Nomura Holdings Inc. currently has the highest forecast for the Fed’s peak rate in Bloomberg surveys, at a 5.5% to 5.75% range for May of next year.

Summers, now a Harvard University professor and a paid contributor to Bloomberg Television, said that the October jobs report published earlier Friday underscored that “still, the economy is looking quite strong.” 

“The good news is the economy looking robust, the bad news is not much evidence of inflation restraint yet in train,” Summers said.

The former Treasury chief also blasted analysts arguing that most of the inflation the US is now seeing is a result of disruptions on the supply side of the economy -- which the Fed cannot directly address through rate hikes -- and not the demand side -- which is more directly influenced by the borrowing costs that monetary policymakers oversee.

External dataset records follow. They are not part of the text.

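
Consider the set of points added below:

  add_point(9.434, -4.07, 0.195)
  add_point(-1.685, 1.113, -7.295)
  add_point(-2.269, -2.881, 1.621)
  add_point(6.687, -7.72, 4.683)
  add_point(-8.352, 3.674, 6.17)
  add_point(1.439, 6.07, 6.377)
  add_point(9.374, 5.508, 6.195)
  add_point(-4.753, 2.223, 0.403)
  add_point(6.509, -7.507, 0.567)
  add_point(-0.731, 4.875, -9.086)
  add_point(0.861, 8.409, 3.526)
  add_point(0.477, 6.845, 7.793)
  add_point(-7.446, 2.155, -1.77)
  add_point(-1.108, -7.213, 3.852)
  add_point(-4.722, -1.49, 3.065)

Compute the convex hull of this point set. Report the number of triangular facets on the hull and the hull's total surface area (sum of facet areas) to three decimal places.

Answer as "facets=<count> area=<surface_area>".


facets=18 area=768.020

Hull vertices (11/15): indices [0, 1, 3, 4, 6, 8, 9, 10, 11, 12, 13].

Triangle areas on the boundary:
  f1: (p9, p10, p4) → 70.5205
  f2: (p6, p9, p0) → 91.4975
  f3: (p6, p9, p10) → 59.0661
  f4: (p8, p9, p0) → 37.1020
  f5: (p11, p10, p4) → 21.6989
  f6: (p11, p6, p10) → 20.4359
  f7: (p12, p9, p4) → 29.1983
  f8: (p3, p6, p0) → 35.9753
  f9: (p3, p8, p0) → 9.3000
  f10: (p3, p11, p6) → 62.0276
  f11: (p3, p11, p4) → 76.7914
  f12: (p1, p8, p9) → 23.5399
  f13: (p1, p12, p9) → 16.2199
  f14: (p13, p12, p4) → 49.8708
  f15: (p13, p3, p4) → 42.6521
  f16: (p13, p3, p8) → 16.0159
  f17: (p13, p1, p8) → 55.8417
  f18: (p13, p1, p12) → 50.2658
Σ area = 768.020

Euler characteristic 11−27+18 = 2 ✓


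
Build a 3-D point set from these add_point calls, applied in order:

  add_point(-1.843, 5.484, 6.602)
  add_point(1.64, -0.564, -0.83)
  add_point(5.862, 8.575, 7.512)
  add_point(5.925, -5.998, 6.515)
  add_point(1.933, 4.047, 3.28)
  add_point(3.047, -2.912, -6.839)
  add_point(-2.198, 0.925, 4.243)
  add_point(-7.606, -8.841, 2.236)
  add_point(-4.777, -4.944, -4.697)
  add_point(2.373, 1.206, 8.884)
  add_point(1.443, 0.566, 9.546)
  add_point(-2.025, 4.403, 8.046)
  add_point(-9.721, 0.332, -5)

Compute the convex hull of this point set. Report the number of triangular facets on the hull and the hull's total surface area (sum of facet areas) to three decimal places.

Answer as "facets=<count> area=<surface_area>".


Extreme-point indices: [0, 2, 3, 5, 7, 8, 10, 11, 12] — 9 of 13 on the boundary.

Facet areas (half cross-product norm):
  f1: (p5, p2, p12) → 122.9005
  f2: (p5, p2, p3) → 101.0393
  f3: (p8, p5, p12) → 27.0022
  f4: (p0, p2, p12) → 44.6322
  f5: (p0, p11, p12) → 12.6352
  f6: (p0, p11, p2) → 7.3738
  f7: (p10, p2, p3) → 37.5713
  f8: (p10, p11, p2) → 23.4829
  f9: (p7, p10, p3) → 59.8257
  f10: (p7, p5, p3) → 91.4651
  f11: (p7, p8, p5) → 27.2342
  f12: (p7, p8, p12) → 30.2346
  f13: (p7, p11, p12) → 85.5895
  f14: (p7, p10, p11) → 40.1602
Σ area = 711.147

Euler: V−E+F = 9−21+14 = 2.

facets=14 area=711.147


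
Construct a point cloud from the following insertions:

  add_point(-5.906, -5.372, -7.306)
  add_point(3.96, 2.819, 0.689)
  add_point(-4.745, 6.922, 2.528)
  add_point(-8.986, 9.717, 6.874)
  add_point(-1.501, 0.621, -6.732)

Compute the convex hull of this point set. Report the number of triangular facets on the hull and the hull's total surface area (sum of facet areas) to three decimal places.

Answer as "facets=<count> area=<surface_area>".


facets=6 area=290.657

Extreme-point indices: [0, 1, 2, 3, 4] — 5 of 5 on the boundary.

Per-facet area ½‖(b−a)×(c−a)‖:
  f1: (p0, p1, p3) → 119.7894
  f2: (p2, p1, p3) → 16.6663
  f3: (p4, p0, p3) → 65.5031
  f4: (p4, p2, p3) → 15.3921
  f5: (p4, p0, p1) → 28.6003
  f6: (p4, p2, p1) → 44.7057
Σ area = 290.657

Euler: V−E+F = 5−9+6 = 2.


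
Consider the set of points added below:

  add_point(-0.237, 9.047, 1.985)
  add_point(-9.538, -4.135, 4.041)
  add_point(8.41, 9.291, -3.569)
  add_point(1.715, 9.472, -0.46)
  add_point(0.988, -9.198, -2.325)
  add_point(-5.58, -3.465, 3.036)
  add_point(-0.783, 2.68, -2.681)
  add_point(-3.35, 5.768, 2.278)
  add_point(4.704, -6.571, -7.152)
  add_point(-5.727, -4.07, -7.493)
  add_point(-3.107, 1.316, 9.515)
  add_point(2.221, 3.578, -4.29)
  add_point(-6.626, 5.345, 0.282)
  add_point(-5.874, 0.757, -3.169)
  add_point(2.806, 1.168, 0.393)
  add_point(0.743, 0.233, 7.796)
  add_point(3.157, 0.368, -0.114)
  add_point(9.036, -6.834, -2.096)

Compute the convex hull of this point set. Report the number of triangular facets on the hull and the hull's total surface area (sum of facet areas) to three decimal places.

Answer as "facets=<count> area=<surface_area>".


Hull vertices (11/18): indices [0, 1, 2, 3, 4, 8, 9, 10, 12, 15, 17].

Triangle areas on the boundary:
  f1: (p4, p9, p1) → 57.6524
  f2: (p4, p10, p1) → 66.8046
  f3: (p12, p9, p1) → 58.2344
  f4: (p12, p9, p3) → 55.6998
  f5: (p12, p10, p1) → 47.1220
  f6: (p2, p9, p3) → 61.3683
  f7: (p8, p4, p17) → 21.6390
  f8: (p8, p4, p9) → 32.1554
  f9: (p8, p2, p17) → 53.5039
  f10: (p8, p2, p9) → 89.4977
  f11: (p0, p12, p3) → 10.8953
  f12: (p0, p12, p10) → 38.7173
  f13: (p0, p2, p3) → 5.4645
  f14: (p0, p2, p10) → 46.0514
  f15: (p15, p2, p17) → 107.1561
  f16: (p15, p2, p10) → 29.9012
  f17: (p15, p4, p17) → 56.9360
  f18: (p15, p4, p10) → 26.5162
Σ area = 865.316

Euler: V−E+F = 11−27+18 = 2.

facets=18 area=865.316


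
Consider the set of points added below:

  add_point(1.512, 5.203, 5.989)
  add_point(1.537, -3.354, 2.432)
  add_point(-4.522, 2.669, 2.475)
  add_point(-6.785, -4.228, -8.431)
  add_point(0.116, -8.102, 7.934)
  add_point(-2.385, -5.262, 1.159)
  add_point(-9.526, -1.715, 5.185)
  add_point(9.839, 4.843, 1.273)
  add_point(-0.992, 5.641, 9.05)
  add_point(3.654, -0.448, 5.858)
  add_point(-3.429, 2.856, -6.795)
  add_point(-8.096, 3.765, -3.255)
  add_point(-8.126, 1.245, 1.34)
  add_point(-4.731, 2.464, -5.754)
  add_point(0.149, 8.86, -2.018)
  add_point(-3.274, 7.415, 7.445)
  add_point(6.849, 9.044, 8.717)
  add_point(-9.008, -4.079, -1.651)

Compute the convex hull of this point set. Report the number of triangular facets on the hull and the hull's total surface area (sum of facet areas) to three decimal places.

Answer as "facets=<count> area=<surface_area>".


11 of the 18 inputs are extreme points: [3, 4, 6, 7, 8, 10, 11, 14, 15, 16, 17].

Facet areas (half cross-product norm):
  f1: (p3, p4, p7) → 152.3152
  f2: (p16, p4, p7) → 78.3302
  f3: (p17, p4, p6) → 43.0986
  f4: (p17, p3, p4) → 44.1542
  f5: (p8, p4, p6) → 66.9716
  f6: (p8, p15, p6) → 18.6503
  f7: (p8, p16, p4) → 56.0785
  f8: (p8, p15, p16) → 12.9580
  f9: (p14, p16, p7) → 48.6188
  f10: (p14, p15, p16) → 51.0128
  f11: (p10, p3, p7) → 51.3798
  f12: (p10, p14, p7) → 44.6428
  f13: (p11, p14, p15) → 48.2101
  f14: (p11, p15, p6) → 53.8177
  f15: (p11, p10, p14) → 24.9311
  f16: (p11, p17, p6) → 29.0008
  f17: (p11, p10, p3) → 23.6717
  f18: (p11, p17, p3) → 28.1492
Σ area = 875.991

Euler: V−E+F = 11−27+18 = 2.

facets=18 area=875.991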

Mark Zandi, the chief economist at Moody’s Analytics, has calculated that almost 60% of the 8.2% annual increase in the consumer price index in October was due to “supply-side drivers,” with only 28% identifiable as propelled by the demand side.

“I have to respectfully say that I can’t really see a lot of logic in the views that Zandi and those like him are expressing,” Summers said. “The people who push the supply-side arguments are kind of analytically confused.”

Summers highlighted that nominal gross domestic product, which is unadjusted for inflation, has surged. This showcases that price pressures have been demand driven, he said.

“The way you tell a supply shock from a demand shock: both of them raise prices, but when there’s a supply shock, quantity falls. When there’s a demand shock, output is strong, and output has been very strong,” Summers said.